Here's a quick and dirty example of getting some XML data into HCatalog using Pig:
--rss.pig
REGISTER piggybank.jar
items = LOAD 'rss.txt' USING org.apache.pig.piggybank.storage.XMLLoader('item') AS (item:chararray);
data = FOREACH items GENERATE REGEX_EXTRACT(item, '<link>(.*)</link>', 1) AS link:chararray,
REGEX_EXTRACT(item, '<title>(.*)</title>', 1) AS title:chararray,
REGEX_EXTRACT(item, '<description>(.*)</description>', 1) AS description:chararray,
REGEX_EXTRACT(item, '<pubDate>.*(\\d{2}\\s[a-zA-Z]{3}\\s\\d{4}\\s\\d{2}:\\d{2}:\\d{2}).*</pubDate>', 1) AS pubdate:chararray;
STORE data into 'rss_items' USING org.apache.hcatalog.pig.HCatStorer();
validate = LOAD 'default.rss_items' USING org.apache.hcatalog.pig.HCatLoader();
dump validate;
--Results
(http://www.hannonhill.com/news/item1.html,News Item 1,Description of news item 1 here.,03 Jun 2003 09:39:21)

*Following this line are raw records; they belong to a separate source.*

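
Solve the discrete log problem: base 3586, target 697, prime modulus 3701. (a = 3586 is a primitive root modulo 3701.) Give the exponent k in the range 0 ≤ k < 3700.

Baby-step giant-step with m = ceil(sqrt(3700)) = 61.
Baby table (3586^j mod 3701 for j=0..60):
  0:1  1:3586  2:2122  3:236  4:2468  5:1157  6:181  7:1391
  8:2879  9:2005  10:2588  11:2161  12:3153  13:103  14:2959  15:207
  16:2102  17:2536  18:739  19:138  20:2635  21:457  22:2960  23:92
  24:523  25:2772  26:3207  27:1295  28:2816  29:1848  30:2138  31:2097
  32:3111  33:1232  34:2659  35:1398  36:2074  37:2055  38:539  39:932
  40:149  41:1370  42:1593  43:1855  44:1333  45:2147  46:1062  47:3
  48:3356  49:2665  50:708  51:2  52:3471  53:543  54:472  55:1235
  56:2314  57:362  58:2782  59:2057  60:309
Giant step factor: 3586^(-61) ≡ 2193 (mod 3701).
Scan 697·2193^i mod 3701 for i = 0, 1, …:
  i=0: 697   i=1: 8   i=2: 2740   i=3: 2097
Match at i=3, j=31: k = 3·61 + 31 = 214.

214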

(http://www.hannonhill.com/news/item2.html,News Item 2,Description of news item 2 here.,30 May 2003 11:06:42)
(http://www.hannonhill.com/news/item3.html,News Item 3,Description of news item 3 here.,20 May 2003 08:56:02)
--Impala query
select * from rss_items
--Impala results
link title description pubdate
0 http://www.hannonhill.com/news/item1.html News Item 1 Description of news item 1 here. 03 Jun 2003 09:39:21
1 http://www.hannonhill.com/news/item2.html News Item 2 Description of news item 2 here. 30 May 2003 11:06:42
2 http://www.hannonhill.com/news/item3.html News Item 3 Description of news item 3 here. 20 May 2003 08:56:02
--rss.txt data file
<rss version="2.0">
<channel>
<title>News</title>
<link>http://www.hannonhill.com</link>
<description>Hannon Hill News</description>
<language>en-us</language>
<pubDate>Tue, 10 Jun 2003 04:00:00 GMT</pubDate>
<generator>Cascade Server</generator>
<webMaster>webmaster@hannonhill.com</webMaster>
<item>
<title>News Item 1</title>
<link>http://www.hannonhill.com/news/item1.html</link>
<description>Description of news item 1 here.</description>
<pubDate>Tue, 03 Jun 2003 09:39:21 GMT</pubDate>
<guid>http://www.hannonhill.com/news/item1.html</guid>
</item>
<item>
<title>News Item 2</title>
<link>http://www.hannonhill.com/news/item2.html</link>
<description>Description of news item 2 here.</description>
<pubDate>Fri, 30 May 2003 11:06:42 GMT</pubDate>
<guid>http://www.hannonhill.com/news/item2.html</guid>
</item>
<item>
<title>News Item 3</title>
<link>http://www.hannonhill.com/news/item3.html</link>
<description>Description of news item 3 here.</description>
<pubDate>Tue, 20 May 2003 08:56:02 GMT</pubDate>
<guid>http://www.hannonhill.com/news/item3.html</guid>
</item>
</channel>
</rss>